When Eurasia Group first wrote about the global tech cold war back in 2018, it wasn’t clear the Trump administration would be able to pull this off. Far from it.
Yes, the U.S. had the advantage going into the battle, but China had spent the better part of the last decade frantically playing catch up, from plowing resources into market leaders like Huawei to engaging in alleged corporate espionage and IP theft to get China’s technology capabilities to the point where it could realistically compete with the U.S., if not always on innovation than at least on price. (Beijing denies systematically stealing U.S. IP.)
Before the current Trump administration, the U.S. government’s tech policy was effectively allowing Silicon Valley companies to steer the course for the country’s tech future, with Washington responding as necessary.
Meanwhile, China had announced a strategy to dominate the world of 5G technology, seeing it as the highway to its geopolitical supremacy. It was inevitable that China’s publicly-backed tech ambitions would someday clash with the U.S.’s private sector-driven approach; under Trump, it finally has. And while the tech fight often gets folded into Trump’s broader all-out fight with China—a fight that still has a ways to go and is being waged across multiple fronts (among them Hong Kong, Xinjiang, trade, and the South China Sea)—the tech component is starting to yield real results.
Countries like Canada, Australia, New Zealand and Japan have all cut out Huawei from their 5G infrastructure plans at the urging of the U.S. Europe has been more hesitant; while Poland, the Czech Republic, Estonia and a few others have pledged to keep companies like Huawei out of their future infrastructure, bigger hitters like Germany, France and Italy have taken a more cautious approach to blanket bans against Chinese hardware in their telecoms systems, though critical decisions are expected to be made in the next few months.
That’s what makes the U.K. decision so significant. The move has the potential to cost the U.K. upwards of £7 billion and hold up 5G rollout in the country by three years. The British government has been agonizing over the decision for months, but what ostensibly pushed them to take the decision was U.S. sanctions against Huawei that forced the company to seek third-party vendors for some of its hardware, introducing new cyber security threats that the U.K. would rather avoid (alongside the ire of the U.S., especially post-Brexit). Other European and Western holdouts will find it difficult to ignore those same considerations when planning for their own 5G futures.
And to his credit, it was under Trump that the issue of tech divergence with China has been prioritized, exposing and publicizing the challenge of a system that potentially gives an authoritarian, state capitalist country such wide-ranging data and surveillance capacity. The Trump administration instituted yet more restrictions on Huawei just, the latest in its months-long push to get allies to fall in line with its adversarial tech approach toward Beijing.

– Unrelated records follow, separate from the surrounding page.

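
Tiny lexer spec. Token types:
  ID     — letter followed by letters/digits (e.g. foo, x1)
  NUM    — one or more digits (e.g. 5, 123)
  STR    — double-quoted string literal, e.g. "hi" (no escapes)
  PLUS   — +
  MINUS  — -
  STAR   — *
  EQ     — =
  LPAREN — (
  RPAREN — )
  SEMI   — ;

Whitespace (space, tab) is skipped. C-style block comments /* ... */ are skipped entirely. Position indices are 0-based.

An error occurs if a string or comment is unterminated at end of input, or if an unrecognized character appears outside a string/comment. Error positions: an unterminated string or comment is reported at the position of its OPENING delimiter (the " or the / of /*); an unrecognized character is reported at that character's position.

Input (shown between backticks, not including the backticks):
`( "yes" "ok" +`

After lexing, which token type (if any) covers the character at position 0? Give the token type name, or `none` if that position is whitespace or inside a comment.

pos=0: emit LPAREN '('
pos=2: enter STRING mode
pos=2: emit STR "yes" (now at pos=7)
pos=8: enter STRING mode
pos=8: emit STR "ok" (now at pos=12)
pos=13: emit PLUS '+'
DONE. 4 tokens: [LPAREN, STR, STR, PLUS]
Position 0: char is '(' -> LPAREN

Answer: LPAREN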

It’s the effectiveness of this last bit that is most surprising—this isn’t exactly friendly multilateral diplomacy. Not many countries would willingly cede to the demands of a White House better known for browbeating traditional U.S. allies than diplomatically engaging with them in good faith.

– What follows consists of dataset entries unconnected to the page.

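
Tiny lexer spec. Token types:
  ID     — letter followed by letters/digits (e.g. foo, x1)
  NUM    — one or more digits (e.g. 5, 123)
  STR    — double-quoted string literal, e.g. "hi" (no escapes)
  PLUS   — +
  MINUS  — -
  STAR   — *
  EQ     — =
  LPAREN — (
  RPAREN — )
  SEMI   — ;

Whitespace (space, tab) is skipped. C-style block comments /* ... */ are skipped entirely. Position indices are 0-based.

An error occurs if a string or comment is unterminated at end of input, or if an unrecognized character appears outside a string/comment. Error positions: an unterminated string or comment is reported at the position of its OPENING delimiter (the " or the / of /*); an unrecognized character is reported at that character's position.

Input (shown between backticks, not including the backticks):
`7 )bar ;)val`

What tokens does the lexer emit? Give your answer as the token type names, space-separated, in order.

pos=0: emit NUM '7' (now at pos=1)
pos=2: emit RPAREN ')'
pos=3: emit ID 'bar' (now at pos=6)
pos=7: emit SEMI ';'
pos=8: emit RPAREN ')'
pos=9: emit ID 'val' (now at pos=12)
DONE. 6 tokens: [NUM, RPAREN, ID, SEMI, RPAREN, ID]

Answer: NUM RPAREN ID SEMI RPAREN ID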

But there are two critical things the U.S., and by extension the Trump administration, has going for it when it comes to tech. The first is Silicon Valley; for all the billions China has pumped into its own tech industry, the most innovative and cutting-edge tech and talent is still coming out of the U.S.. What’s more, under Trump tech in the U.S. has gone from being just another industry to a critical strategic sector, which will continue no matter who wins the upcoming presidential election in November. Of course, there is a real concern that the continued success of this tech decoupling will ultimately limit the talent available to Silicon Valley and deprive them of the massive Chinese consumer market which will in turn hit their R&D budgets and ability to innovate… but that’s a problem for the next president (though maybe Trump’s if he wins a second term).

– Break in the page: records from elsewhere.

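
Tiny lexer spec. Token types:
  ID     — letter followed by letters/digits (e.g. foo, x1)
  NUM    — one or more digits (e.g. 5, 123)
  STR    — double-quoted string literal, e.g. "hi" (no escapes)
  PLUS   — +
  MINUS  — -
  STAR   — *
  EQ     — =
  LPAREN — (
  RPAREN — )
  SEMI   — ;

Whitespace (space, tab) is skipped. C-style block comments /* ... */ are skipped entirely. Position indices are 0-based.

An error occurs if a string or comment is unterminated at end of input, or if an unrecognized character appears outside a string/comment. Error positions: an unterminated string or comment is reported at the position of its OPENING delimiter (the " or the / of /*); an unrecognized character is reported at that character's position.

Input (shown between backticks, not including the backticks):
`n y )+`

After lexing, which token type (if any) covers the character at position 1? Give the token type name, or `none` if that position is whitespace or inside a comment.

Answer: none

Derivation:
pos=0: emit ID 'n' (now at pos=1)
pos=2: emit ID 'y' (now at pos=3)
pos=4: emit RPAREN ')'
pos=5: emit PLUS '+'
DONE. 4 tokens: [ID, ID, RPAREN, PLUS]
Position 1: char is ' ' -> none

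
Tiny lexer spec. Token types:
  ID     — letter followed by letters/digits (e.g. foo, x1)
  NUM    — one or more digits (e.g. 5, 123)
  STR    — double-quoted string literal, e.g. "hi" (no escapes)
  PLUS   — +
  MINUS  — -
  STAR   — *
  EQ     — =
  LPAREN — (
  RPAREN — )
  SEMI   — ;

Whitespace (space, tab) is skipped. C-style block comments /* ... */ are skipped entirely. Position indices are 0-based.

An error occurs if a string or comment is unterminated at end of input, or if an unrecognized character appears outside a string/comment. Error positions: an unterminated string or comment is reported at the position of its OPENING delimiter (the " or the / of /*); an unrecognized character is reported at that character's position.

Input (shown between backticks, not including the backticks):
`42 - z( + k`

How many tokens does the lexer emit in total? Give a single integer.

pos=0: emit NUM '42' (now at pos=2)
pos=3: emit MINUS '-'
pos=5: emit ID 'z' (now at pos=6)
pos=6: emit LPAREN '('
pos=8: emit PLUS '+'
pos=10: emit ID 'k' (now at pos=11)
DONE. 6 tokens: [NUM, MINUS, ID, LPAREN, PLUS, ID]

Answer: 6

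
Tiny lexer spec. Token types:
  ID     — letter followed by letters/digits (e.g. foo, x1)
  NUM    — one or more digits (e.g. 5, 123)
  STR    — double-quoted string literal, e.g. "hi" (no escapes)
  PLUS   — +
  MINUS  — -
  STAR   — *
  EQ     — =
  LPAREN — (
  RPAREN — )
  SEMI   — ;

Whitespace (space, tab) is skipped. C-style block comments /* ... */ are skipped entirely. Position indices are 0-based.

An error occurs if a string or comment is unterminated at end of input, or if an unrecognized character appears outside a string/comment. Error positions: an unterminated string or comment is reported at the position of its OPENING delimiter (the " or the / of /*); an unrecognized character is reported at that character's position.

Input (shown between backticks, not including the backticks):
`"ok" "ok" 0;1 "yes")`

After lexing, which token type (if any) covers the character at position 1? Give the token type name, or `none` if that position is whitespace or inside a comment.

pos=0: enter STRING mode
pos=0: emit STR "ok" (now at pos=4)
pos=5: enter STRING mode
pos=5: emit STR "ok" (now at pos=9)
pos=10: emit NUM '0' (now at pos=11)
pos=11: emit SEMI ';'
pos=12: emit NUM '1' (now at pos=13)
pos=14: enter STRING mode
pos=14: emit STR "yes" (now at pos=19)
pos=19: emit RPAREN ')'
DONE. 7 tokens: [STR, STR, NUM, SEMI, NUM, STR, RPAREN]
Position 1: char is 'o' -> STR

Answer: STR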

The second thing the Trump administration has going for it is that despite Trump’s unorthodox style of diplomacy, at this point a decoupled tech sphere between China and the West is the preferred policy and strategic outcome of virtually every U.S. ally given current geopolitical realities. When the alternative is China potentially using its own dominant position in the market to divide and conquer—a particular concern for the EU that has seen China making aggressive moves into the union’s eastern bloc—that focuses minds fast. When your country’s tech future is at stake, you care less about the person sitting in the White House than the actual policy coming out of that White House.
America First has often been criticized as America Alone. And that’s a fair criticism. But on the issue of tech decoupling, it’s America out front… with most allies on board. And for Trump, that’s far and away his biggest foreign policy win.